I’ll tell you. You shouldn’t because you weren’t created to be a jerk. You were created to make a difference and positively impact the lives of those around you.
Using a test to excuse being a jerk just reinforces the fact that you are a jerk. Stop using your Enneagram as a free pass to be a jerk.
Instead, you can use your Enneagram results to do something else.
Use Your Enneagram Result To Excel
Your Enneagram results can tell you a lot about you. You can learn to become a better person than you were before the test. That’s the great thing about personality assessments. They give you the opportunity to grow and challenge yourself.

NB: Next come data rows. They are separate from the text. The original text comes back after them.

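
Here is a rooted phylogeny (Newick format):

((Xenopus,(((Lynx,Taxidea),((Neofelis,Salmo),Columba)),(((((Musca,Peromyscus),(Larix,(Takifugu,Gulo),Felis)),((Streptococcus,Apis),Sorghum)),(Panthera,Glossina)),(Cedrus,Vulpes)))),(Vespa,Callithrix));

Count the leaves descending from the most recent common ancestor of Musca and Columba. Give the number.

18

The MRCA of Musca and Columba is the node subtending (((Lynx,Taxidea),((Neofelis,Salmo),Columba)),(((((Musca,Peromyscus),(Larix,(Takifugu,Gulo),Felis)),((Streptococcus,Apis),Sorghum)),(Panthera,Glossina)),(Cedrus,Vulpes))).
That clade contains 18 terminal taxa: Apis, Cedrus, Columba, Felis, Glossina, Gulo, Larix, Lynx, Musca, Neofelis, Panthera, Peromyscus, Salmo, Sorghum, Streptococcus, Takifugu, Taxidea, Vulpes.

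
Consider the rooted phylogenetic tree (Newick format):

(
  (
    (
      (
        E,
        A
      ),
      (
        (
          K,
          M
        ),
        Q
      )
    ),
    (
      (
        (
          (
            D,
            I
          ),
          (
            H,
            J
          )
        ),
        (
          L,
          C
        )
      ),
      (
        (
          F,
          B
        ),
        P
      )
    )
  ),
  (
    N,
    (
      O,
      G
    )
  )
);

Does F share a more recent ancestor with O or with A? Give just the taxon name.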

Use the results of your Enneagram to see where you’re doing life well. You may see your personality type lends itself to helping others. Go out and help people then! Or you may see your Enneagram type allows you to captivate others. Do that!
Your personality test results don’t have to hurt people. In fact, you should be using your results to help yourself and others. You can do this if you focus on the right things and use your results in the right way.
Question: Have you used your Enneagram results to excuse bad behavior? What did you do to correct this? Let’s talk about this in the comments.